酒場にだってかけられる、肖像画をみてもう思えるだろう。「きっとシュワルコフ公の誰かだな、何代目かはわからないけれど」歴代を問わずしるしとするのだ。
槍の話が出た。
もっぱら、剣に食われる武器である。
それもシュワルコフ公に縁通ずる者らは、剣士の剣を、槍で打ち負かせる。
この星にいう槍術とは、秘術にちかしいものだ。流派には家名を冠するもので、つまり"シュワルコフ流槍術"があった。名槍手ダルタニエンの師にしても、たいへん参考にして、おのれの流派を築いたという。
弧大陸の、東と西をはしかけるこの地から、ゆく道はもっと様変わりする。
緑と起伏が増しに増すのだ。つづらに行くか、谷間を行くか、ちょっと遠回りをするか。誰しも選ばなければならない。

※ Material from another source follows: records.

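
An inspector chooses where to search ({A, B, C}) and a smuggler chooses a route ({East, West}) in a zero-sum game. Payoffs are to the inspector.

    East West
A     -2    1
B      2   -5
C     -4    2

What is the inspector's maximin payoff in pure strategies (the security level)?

Row minima: A → -2, B → -5, C → -4.
The best of these is -2.

-2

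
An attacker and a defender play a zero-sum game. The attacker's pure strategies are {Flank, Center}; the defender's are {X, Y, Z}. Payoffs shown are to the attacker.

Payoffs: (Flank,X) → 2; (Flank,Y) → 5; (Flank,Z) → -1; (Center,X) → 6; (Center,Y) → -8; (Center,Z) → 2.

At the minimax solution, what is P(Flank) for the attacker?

Row minima: Flank → -1, Center → -8; maximin = -1.
Column maxima: X → 6, Y → 5, Z → 2; minimax = 2.
-1 ≠ 2, so there is no saddle point; optimal play is mixed.
X is strictly dominated by Z (it gives the attacker strictly more in every row), so the defender never plays it.
On the remaining 2×2 (Flank, Center vs Y, Z):
Let the attacker play Flank with probability p. Expected payoff against Y: 5p + (-8)(1−p) = 13p − 8; against Z: (-1)p + 2(1−p) = −3p + 2.
Setting these equal: 13p − 8 = −3p + 2 ⇒ 16p = 10 ⇒ p = 5/8, and the value is (13)·(5/8) − 8 = 1/8.
For the defender: with q = P(Y), equating Flank's and Center's payoffs gives 6q − 1 = −10q + 2 ⇒ q = 3/16.

5/8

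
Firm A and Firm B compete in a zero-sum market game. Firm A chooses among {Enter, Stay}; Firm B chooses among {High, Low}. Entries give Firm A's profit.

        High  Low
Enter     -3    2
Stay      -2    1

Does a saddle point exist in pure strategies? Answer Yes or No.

Yes

Row minima: Enter → -3, Stay → -2; maximin = -2.
Column maxima: High → -2, Low → 2; minimax = -2.
maximin = minimax = -2, so a saddle point exists.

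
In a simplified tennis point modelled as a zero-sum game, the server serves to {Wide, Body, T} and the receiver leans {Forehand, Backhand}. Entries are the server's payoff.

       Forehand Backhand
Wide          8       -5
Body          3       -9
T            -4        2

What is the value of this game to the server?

-4/19

Row minima: Wide → -5, Body → -9, T → -4; maximin = -4.
Column maxima: Forehand → 8, Backhand → 2; minimax = 2.
-4 ≠ 2, so there is no saddle point; optimal play is mixed.
Body is strictly dominated by Wide, so the server never plays it.
On the remaining 2×2 (Wide, T vs Forehand, Backhand):
Let the server play Wide with probability p. Expected payoff against Forehand: 8p + (-4)(1−p) = 12p − 4; against Backhand: (-5)p + 2(1−p) = −7p + 2.
Setting these equal: 12p − 4 = −7p + 2 ⇒ 19p = 6 ⇒ p = 6/19, and the value is (12)·(6/19) − 4 = -4/19.
For the receiver: with q = P(Forehand), equating Wide's and T's payoffs gives 13q − 5 = −6q + 2 ⇒ q = 7/19.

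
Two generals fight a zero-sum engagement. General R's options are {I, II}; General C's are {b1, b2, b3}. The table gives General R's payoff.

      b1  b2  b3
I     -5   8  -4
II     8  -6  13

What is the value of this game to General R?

34/27

Row minima: I → -5, II → -6; maximin = -5.
Column maxima: b1 → 8, b2 → 8, b3 → 13; minimax = 8.
-5 ≠ 8, so there is no saddle point; optimal play is mixed.
b3 is strictly dominated by b1 (it gives General R strictly more in every row), so General C never plays it.
On the remaining 2×2 (I, II vs b1, b2):
Let General R play I with probability p. Expected payoff against b1: (-5)p + 8(1−p) = −13p + 8; against b2: 8p + (-6)(1−p) = 14p − 6.
Setting these equal: −13p + 8 = 14p − 6 ⇒ −27p = -14 ⇒ p = 14/27, and the value is (-13)·(14/27) + 8 = 34/27.
For General C: with q = P(b1), equating I's and II's payoffs gives −13q + 8 = 14q − 6 ⇒ q = 14/27.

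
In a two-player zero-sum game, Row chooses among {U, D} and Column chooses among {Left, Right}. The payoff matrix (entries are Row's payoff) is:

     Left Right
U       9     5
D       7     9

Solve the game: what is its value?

Row minima: U → 5, D → 7; maximin = 7.
Column maxima: Left → 9, Right → 9; minimax = 9.
7 ≠ 9, so there is no saddle point; optimal play is mixed.
Let Row play U with probability p. Expected payoff against Left: 9p + 7(1−p) = 2p + 7; against Right: 5p + 9(1−p) = −4p + 9.
Setting these equal: 2p + 7 = −4p + 9 ⇒ 6p = 2 ⇒ p = 1/3, and the value is (2)·(1/3) + 7 = 23/3.
For Column: with q = P(Left), equating U's and D's payoffs gives 4q + 5 = −2q + 9 ⇒ q = 2/3.

23/3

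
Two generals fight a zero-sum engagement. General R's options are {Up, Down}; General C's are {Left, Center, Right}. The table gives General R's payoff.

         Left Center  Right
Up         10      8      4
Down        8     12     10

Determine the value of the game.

Row minima: Up → 4, Down → 8; maximin = 8.
Column maxima: Left → 10, Center → 12, Right → 10; minimax = 10.
8 ≠ 10, so there is no saddle point; optimal play is mixed.
Center is strictly dominated by Right (it gives General R strictly more in every row), so General C never plays it.
On the remaining 2×2 (Up, Down vs Left, Right):
Let General R play Up with probability p. Expected payoff against Left: 10p + 8(1−p) = 2p + 8; against Right: 4p + 10(1−p) = −6p + 10.
Setting these equal: 2p + 8 = −6p + 10 ⇒ 8p = 2 ⇒ p = 1/4, and the value is (2)·(1/4) + 8 = 17/2.
For General C: with q = P(Left), equating Up's and Down's payoffs gives 6q + 4 = −2q + 10 ⇒ q = 3/4.

17/2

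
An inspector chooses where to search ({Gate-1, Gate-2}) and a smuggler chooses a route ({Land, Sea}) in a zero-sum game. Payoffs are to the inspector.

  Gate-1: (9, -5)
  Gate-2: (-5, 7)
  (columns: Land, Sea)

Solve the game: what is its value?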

商隊の黒馬車も、いま進む。エウロピアの大動脈たる"一番街道"であった。あまりに続くのぼり道に、魔法理の支えがありきといえど、ときどきみなで降車して押した。
ゼンもよっぽど降りて続いた。剣を執るための言い訳として、街道の治安はよすぎたが。
「今日も毒を?」
坂を背中にゆきながら、"烈火"をまさにとろうとしている。ふりかぶり、胴の空く構え。大柄相手に面を割れず、あまり好かない構えだった。
対しているのがヴィクトルである。
「……番をたがえる。"地平"を取れ」
「……!」
「用いるのは"心"だ」
「はい……っ」
こんどは騎士が"烈火"をとった。胸には、盾の紋章が輝く。
いらぬ面倒を避けるためだった。ゆきながら抜き身をふりまわすのに、誰にも文句は言わせない。
第三花"守護剣"。エウロピア発祥の、槍とを格別する剣技。惜しいことだが、ゼンはもうそれしか見つめていない。